Justices Bar Searches in Routine Traffic Stops
WASHINGTON — Police officers cannot routinely search motorists and their cars after stopping them for traffic violations, the Supreme Court ruled Tuesday.
The 9-0 decision marked a rare victory for privacy rights and overturned the drug conviction of an Iowa man who was stopped for speeding, searched and then arrested when an officer found a bag of marijuana under his seat.
The case was closely watched because Iowa is the only state that authorizes officers to search all cars that are stopped for traffic violations. Its police do not even need a reason for searching a vehicle. In California, as in most states, officers cannot stop a vehicle on a pretext and then search it.
But the court ruled that this broad authority to search violates the 4th Amendment. The ruling calls a halt to the trend of giving police ever more leeway to search vehicles, especially for drugs.
Normally, police must have a specific reason to search a person or his car. For example, if officers chase a car that sped away from a robbery, they would have good reason for searching the occupants and the vehicle. But in recent years, many motorists--and especially black men--have complained that they were stopped by police for vague reasons and then pressed to allow the search of their cars.
Writing for the court, Chief Justice William H. Rehnquist said that the officer in the Iowa case (Knowles vs. Iowa, 97-7597) was not in danger when he wrote the traffic ticket and that the speeding violation itself did not justify a full-blown search of the car.

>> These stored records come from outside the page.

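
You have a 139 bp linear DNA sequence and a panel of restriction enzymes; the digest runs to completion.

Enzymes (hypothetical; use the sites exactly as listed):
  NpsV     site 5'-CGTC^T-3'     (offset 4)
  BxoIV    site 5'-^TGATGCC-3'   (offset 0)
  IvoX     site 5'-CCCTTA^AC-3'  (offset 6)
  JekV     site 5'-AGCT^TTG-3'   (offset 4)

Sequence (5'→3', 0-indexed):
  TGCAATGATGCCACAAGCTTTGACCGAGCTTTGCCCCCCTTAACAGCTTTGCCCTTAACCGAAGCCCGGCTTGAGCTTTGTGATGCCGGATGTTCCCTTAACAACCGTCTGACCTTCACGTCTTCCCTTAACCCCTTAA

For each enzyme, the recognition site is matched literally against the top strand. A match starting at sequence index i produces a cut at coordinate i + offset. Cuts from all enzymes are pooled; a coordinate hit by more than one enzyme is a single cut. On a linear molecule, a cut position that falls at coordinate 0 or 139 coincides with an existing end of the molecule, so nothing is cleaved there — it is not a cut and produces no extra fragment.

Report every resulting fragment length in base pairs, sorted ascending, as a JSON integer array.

[3,5,6,8,9,9,9,11,12,13,14,20,20]

Per-enzyme occurrences:
  NpsV CGTCT/4: at [105, 118] ⇒ [109, 122]
  BxoIV TGATGCC/0: at [5, 80] ⇒ [5, 80]
  IvoX CCCTTAAC/6: at [36, 51, 94, 124] ⇒ [42, 57, 100, 130]
  JekV AGCTTTG/4: at [15, 26, 44, 73] ⇒ [19, 30, 48, 77]

Pooled cuts: [5, 19, 30, 42, 48, 57, 77, 80, 100, 109, 122, 130]

Fragments:
  [0,5): 5 bp
  [5,19): 14 bp
  [19,30): 11 bp
  [30,42): 12 bp
  [42,48): 6 bp
  [48,57): 9 bp
  [57,77): 20 bp
  [77,80): 3 bp
  [80,100): 20 bp
  [100,109): 9 bp
  [109,122): 13 bp
  [122,130): 8 bp
  [130,139): 9 bp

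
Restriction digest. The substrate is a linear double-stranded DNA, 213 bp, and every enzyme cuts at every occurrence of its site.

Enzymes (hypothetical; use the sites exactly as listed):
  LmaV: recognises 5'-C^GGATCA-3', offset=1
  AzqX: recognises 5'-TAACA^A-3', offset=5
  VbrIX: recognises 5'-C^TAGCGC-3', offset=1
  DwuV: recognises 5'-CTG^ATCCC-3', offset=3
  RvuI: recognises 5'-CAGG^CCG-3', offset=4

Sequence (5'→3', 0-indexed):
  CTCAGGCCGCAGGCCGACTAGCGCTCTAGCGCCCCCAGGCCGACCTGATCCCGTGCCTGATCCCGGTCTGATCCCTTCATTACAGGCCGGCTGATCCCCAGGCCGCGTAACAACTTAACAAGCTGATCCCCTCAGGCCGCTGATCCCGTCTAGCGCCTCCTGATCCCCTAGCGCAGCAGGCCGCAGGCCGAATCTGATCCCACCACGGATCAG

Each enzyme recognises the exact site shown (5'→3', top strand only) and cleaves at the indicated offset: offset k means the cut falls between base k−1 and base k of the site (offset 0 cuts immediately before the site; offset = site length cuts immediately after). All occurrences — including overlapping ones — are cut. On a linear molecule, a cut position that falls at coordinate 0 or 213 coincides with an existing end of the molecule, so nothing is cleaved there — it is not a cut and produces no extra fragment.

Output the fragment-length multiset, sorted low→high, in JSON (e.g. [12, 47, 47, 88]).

[5,5,6,6,6,7,7,7,7,8,8,8,8,9,9,10,10,11,11,12,12,12,13,16]

Scan for sites:
  LmaV (CGGATCA, off=1): starts [205] → cuts [206]
  AzqX (TAACAA, off=5): starts [107, 115] → cuts [112, 120]
  VbrIX (CTAGCGC, off=1): starts [17, 25, 149, 167] → cuts [18, 26, 150, 168]
  DwuV (CTGATCCC, off=3): starts [44, 56, 67, 90, 122, 139, 159, 193] → cuts [47, 59, 70, 93, 125, 142, 162, 196]
  RvuI (CAGGCCG, off=4): starts [2, 9, 35, 82, 98, 132, 176, 183] → cuts [6, 13, 39, 86, 102, 136, 180, 187]

Pooled cuts: [6, 13, 18, 26, 39, 47, 59, 70, 86, 93, 102, 112, 120, 125, 136, 142, 150, 162, 168, 180, 187, 196, 206]

Fragment lengths:
  [0,6): 6 bp
  [6,13): 7 bp
  [13,18): 5 bp
  [18,26): 8 bp
  [26,39): 13 bp
  [39,47): 8 bp
  [47,59): 12 bp
  [59,70): 11 bp
  [70,86): 16 bp
  [86,93): 7 bp
  [93,102): 9 bp
  [102,112): 10 bp
  [112,120): 8 bp
  [120,125): 5 bp
  [125,136): 11 bp
  [136,142): 6 bp
  [142,150): 8 bp
  [150,162): 12 bp
  [162,168): 6 bp
  [168,180): 12 bp
  [180,187): 7 bp
  [187,196): 9 bp
  [196,206): 10 bp
  [206,213): 7 bp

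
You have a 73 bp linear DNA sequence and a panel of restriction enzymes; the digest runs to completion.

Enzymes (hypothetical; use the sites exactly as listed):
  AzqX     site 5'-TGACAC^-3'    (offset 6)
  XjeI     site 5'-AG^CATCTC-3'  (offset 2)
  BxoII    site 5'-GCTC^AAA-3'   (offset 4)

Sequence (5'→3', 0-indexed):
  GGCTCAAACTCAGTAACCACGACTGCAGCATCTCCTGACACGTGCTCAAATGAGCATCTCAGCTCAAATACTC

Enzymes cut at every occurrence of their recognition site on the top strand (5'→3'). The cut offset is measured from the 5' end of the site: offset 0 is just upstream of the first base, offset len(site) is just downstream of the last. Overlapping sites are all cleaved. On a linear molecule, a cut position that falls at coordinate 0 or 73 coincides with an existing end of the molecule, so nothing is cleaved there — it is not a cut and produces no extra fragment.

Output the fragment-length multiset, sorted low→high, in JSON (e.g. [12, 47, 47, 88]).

[5,6,7,8,11,13,23]

Per-enzyme occurrences:
  AzqX TGACAC/6: at [35] ⇒ [41]
  XjeI AGCATCTC/2: at [26, 52] ⇒ [28, 54]
  BxoII GCTCAAA/4: at [1, 43, 61] ⇒ [5, 47, 65]

All cut coordinates (distinct, sorted): [5, 28, 41, 47, 54, 65]

Fragment lengths:
  [0,5): 5 bp
  [5,28): 23 bp
  [28,41): 13 bp
  [41,47): 6 bp
  [47,54): 7 bp
  [54,65): 11 bp
  [65,73): 8 bp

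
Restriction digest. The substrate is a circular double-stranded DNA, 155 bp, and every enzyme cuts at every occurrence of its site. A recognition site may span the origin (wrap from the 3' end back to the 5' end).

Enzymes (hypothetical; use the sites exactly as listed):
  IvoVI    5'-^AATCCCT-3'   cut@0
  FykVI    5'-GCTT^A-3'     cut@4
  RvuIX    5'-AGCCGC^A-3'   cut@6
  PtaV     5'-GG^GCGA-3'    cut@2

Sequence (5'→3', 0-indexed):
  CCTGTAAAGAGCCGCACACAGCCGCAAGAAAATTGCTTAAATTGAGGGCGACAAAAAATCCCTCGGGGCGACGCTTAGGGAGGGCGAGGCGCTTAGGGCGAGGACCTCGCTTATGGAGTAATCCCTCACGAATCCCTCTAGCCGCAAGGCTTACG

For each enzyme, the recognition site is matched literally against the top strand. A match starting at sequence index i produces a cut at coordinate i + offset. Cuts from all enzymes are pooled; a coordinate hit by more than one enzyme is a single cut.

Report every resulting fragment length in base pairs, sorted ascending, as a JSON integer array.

[3,7,7,7,9,9,9,10,11,11,11,13,15,15,18]

Scan for sites:
  IvoVI (AATCCCT, off=0): starts [56, 119, 130] → cuts [56, 119, 130]
  FykVI (GCTTA, off=4): starts [34, 72, 90, 108, 148] → cuts [38, 76, 94, 112, 152]
  RvuIX (AGCCGCA, off=6): starts [9, 19, 139] → cuts [15, 25, 145]
  PtaV (GGGCGA, off=2): starts [45, 65, 81, 95] → cuts [47, 67, 83, 97]

All cut coordinates (distinct, sorted): [15, 25, 38, 47, 56, 67, 76, 83, 94, 97, 112, 119, 130, 145, 152]

Fragments:
  15→25: 10 bp
  25→38: 13 bp
  38→47: 9 bp
  47→56: 9 bp
  56→67: 11 bp
  67→76: 9 bp
  76→83: 7 bp
  83→94: 11 bp
  94→97: 3 bp
  97→112: 15 bp
  112→119: 7 bp
  119→130: 11 bp
  130→145: 15 bp
  145→152: 7 bp
  152→15 (wrap): 155-152+15 = 18 bp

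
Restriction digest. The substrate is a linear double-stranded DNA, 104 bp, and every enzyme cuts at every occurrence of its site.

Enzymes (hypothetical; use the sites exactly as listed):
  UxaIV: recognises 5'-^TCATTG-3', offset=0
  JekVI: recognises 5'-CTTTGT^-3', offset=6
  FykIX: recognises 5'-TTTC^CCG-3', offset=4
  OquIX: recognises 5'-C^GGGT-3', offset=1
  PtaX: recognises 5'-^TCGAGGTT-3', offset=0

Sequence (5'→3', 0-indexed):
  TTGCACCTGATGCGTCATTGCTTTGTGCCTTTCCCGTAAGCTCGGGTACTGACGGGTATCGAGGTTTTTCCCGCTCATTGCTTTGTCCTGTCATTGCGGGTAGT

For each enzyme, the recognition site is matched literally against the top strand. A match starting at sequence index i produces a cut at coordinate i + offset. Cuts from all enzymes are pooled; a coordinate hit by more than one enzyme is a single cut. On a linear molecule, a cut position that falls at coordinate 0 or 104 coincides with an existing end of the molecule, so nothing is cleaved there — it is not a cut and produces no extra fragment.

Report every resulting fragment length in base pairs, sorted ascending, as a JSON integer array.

Site scan:
  UxaIV TCATTG/0: at [14, 74, 90] ⇒ [14, 74, 90]
  JekVI CTTTGT/6: at [20, 80] ⇒ [26, 86]
  FykIX TTTCCCG/4: at [29, 66] ⇒ [33, 70]
  OquIX CGGGT/1: at [42, 52, 96] ⇒ [43, 53, 97]
  PtaX TCGAGGTT/0: at [58] ⇒ [58]

Pooled cuts: [14, 26, 33, 43, 53, 58, 70, 74, 86, 90, 97]

Fragments:
  [0,14): 14 bp
  [14,26): 12 bp
  [26,33): 7 bp
  [33,43): 10 bp
  [43,53): 10 bp
  [53,58): 5 bp
  [58,70): 12 bp
  [70,74): 4 bp
  [74,86): 12 bp
  [86,90): 4 bp
  [90,97): 7 bp
  [97,104): 7 bp

[4,4,5,7,7,7,10,10,12,12,12,14]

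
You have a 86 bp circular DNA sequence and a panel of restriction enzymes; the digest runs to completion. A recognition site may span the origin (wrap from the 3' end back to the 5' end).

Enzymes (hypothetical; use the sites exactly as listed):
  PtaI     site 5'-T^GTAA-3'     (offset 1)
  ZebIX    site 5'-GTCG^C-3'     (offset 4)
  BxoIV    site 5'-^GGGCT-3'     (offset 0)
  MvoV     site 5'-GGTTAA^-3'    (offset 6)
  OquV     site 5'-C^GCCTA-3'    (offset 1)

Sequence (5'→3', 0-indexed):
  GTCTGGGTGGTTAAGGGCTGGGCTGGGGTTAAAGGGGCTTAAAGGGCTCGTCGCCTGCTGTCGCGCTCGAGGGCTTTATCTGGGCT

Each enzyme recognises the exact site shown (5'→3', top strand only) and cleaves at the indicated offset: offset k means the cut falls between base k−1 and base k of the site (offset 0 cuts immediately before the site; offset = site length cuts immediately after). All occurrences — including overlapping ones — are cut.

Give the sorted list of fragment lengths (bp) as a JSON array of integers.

Scan for sites:
  PtaI (TGTAA, off=1): no sites
  ZebIX GTCGC/4: at [49, 59] ⇒ [53, 63]
  BxoIV GGGCT/0: at [14, 19, 34, 43, 70, 81] ⇒ [14, 19, 34, 43, 70, 81]
  MvoV GGTTAA/6: at [8, 26] ⇒ [14, 32]
  OquV (CGCCTA, off=1): no sites

All cut coordinates (distinct, sorted): [14, 19, 32, 34, 43, 53, 63, 70, 81]

Fragments:
  14→19: 5 bp
  19→32: 13 bp
  32→34: 2 bp
  34→43: 9 bp
  43→53: 10 bp
  53→63: 10 bp
  63→70: 7 bp
  70→81: 11 bp
  81→14 (wrap): 86-81+14 = 19 bp

[2,5,7,9,10,10,11,13,19]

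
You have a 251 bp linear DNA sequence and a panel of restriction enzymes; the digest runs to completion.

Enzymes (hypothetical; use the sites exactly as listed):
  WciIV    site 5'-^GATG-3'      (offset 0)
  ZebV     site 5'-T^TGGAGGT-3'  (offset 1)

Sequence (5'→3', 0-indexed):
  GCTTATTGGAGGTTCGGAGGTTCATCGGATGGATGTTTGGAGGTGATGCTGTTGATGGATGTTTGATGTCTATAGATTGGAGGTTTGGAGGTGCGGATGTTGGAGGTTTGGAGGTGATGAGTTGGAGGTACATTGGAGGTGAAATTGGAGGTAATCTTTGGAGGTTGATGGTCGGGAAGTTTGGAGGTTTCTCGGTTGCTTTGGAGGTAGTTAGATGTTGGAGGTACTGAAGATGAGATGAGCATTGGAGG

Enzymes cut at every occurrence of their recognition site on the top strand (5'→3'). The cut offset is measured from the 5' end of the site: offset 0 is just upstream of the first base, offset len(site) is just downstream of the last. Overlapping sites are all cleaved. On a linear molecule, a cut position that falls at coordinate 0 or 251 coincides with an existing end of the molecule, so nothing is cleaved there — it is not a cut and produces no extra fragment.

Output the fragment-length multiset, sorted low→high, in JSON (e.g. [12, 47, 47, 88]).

Site scan:
  WciIV (GATG, off=0): starts [27, 31, 44, 53, 57, 64, 95, 115, 166, 213, 231, 236] → cuts [27, 31, 44, 53, 57, 64, 95, 115, 166, 213, 231, 236]
  ZebV (TTGGAGGT, off=1): starts [5, 36, 76, 84, 99, 107, 121, 132, 144, 157, 180, 200, 217] → cuts [6, 37, 77, 85, 100, 108, 122, 133, 145, 158, 181, 201, 218]

Pooled cuts: [6, 27, 31, 37, 44, 53, 57, 64, 77, 85, 95, 100, 108, 115, 122, 133, 145, 158, 166, 181, 201, 213, 218, 231, 236]

Fragment lengths:
  [0,6): 6 bp
  [6,27): 21 bp
  [27,31): 4 bp
  [31,37): 6 bp
  [37,44): 7 bp
  [44,53): 9 bp
  [53,57): 4 bp
  [57,64): 7 bp
  [64,77): 13 bp
  [77,85): 8 bp
  [85,95): 10 bp
  [95,100): 5 bp
  [100,108): 8 bp
  [108,115): 7 bp
  [115,122): 7 bp
  [122,133): 11 bp
  [133,145): 12 bp
  [145,158): 13 bp
  [158,166): 8 bp
  [166,181): 15 bp
  [181,201): 20 bp
  [201,213): 12 bp
  [213,218): 5 bp
  [218,231): 13 bp
  [231,236): 5 bp
  [236,251): 15 bp

[4,4,5,5,5,6,6,7,7,7,7,8,8,8,9,10,11,12,12,13,13,13,15,15,20,21]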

Officers who fear for their safety can require drivers and passengers to step out of a car to be checked for weapons, the court said. Further, officers who have reason to believe a motorist is carrying drugs can search a vehicle.
But the high court drew a line at allowing searches during routine traffic stops where there is no apparent danger and no evidence of other criminal activity.
In 1973, the court said that searches were justifiable in cases where a suspect is arrested. Officers needed authority to disarm a person, if necessary, and to search for evidence that a suspect might be carrying or have in his vehicle.
But Rehnquist said that those rationales do not apply when a motorist violates a traffic law. “A routine traffic stop is a relatively brief encounter and is [not] analogous to a formal arrest,” the chief justice wrote. While an officer always faces some danger, that “does not by itself justify the often considerably greater intrusion [on the driver’s privacy] attending a full field-type search.”
On March 9, 1996, Patrick Knowles was driving at 43 mph in Newton, Iowa, on a road where the speed limit was 25. A police officer gave him a speeding ticket and, without getting his consent, searched his vehicle and found marijuana and a “pot pipe.”
Knowles challenged the search as unconstitutional, but the Iowa courts upheld it.
Millions of Americans could have faced routine searches following traffic stops if the Iowa law were upheld, lawyers for the American Civil Liberties Union told the court.
Rehnquist agreed that danger to officers does not justify arrests in all traffic stops. Moreover, there is no need for a further search for evidence to bolster a case involving a traffic stop, he added.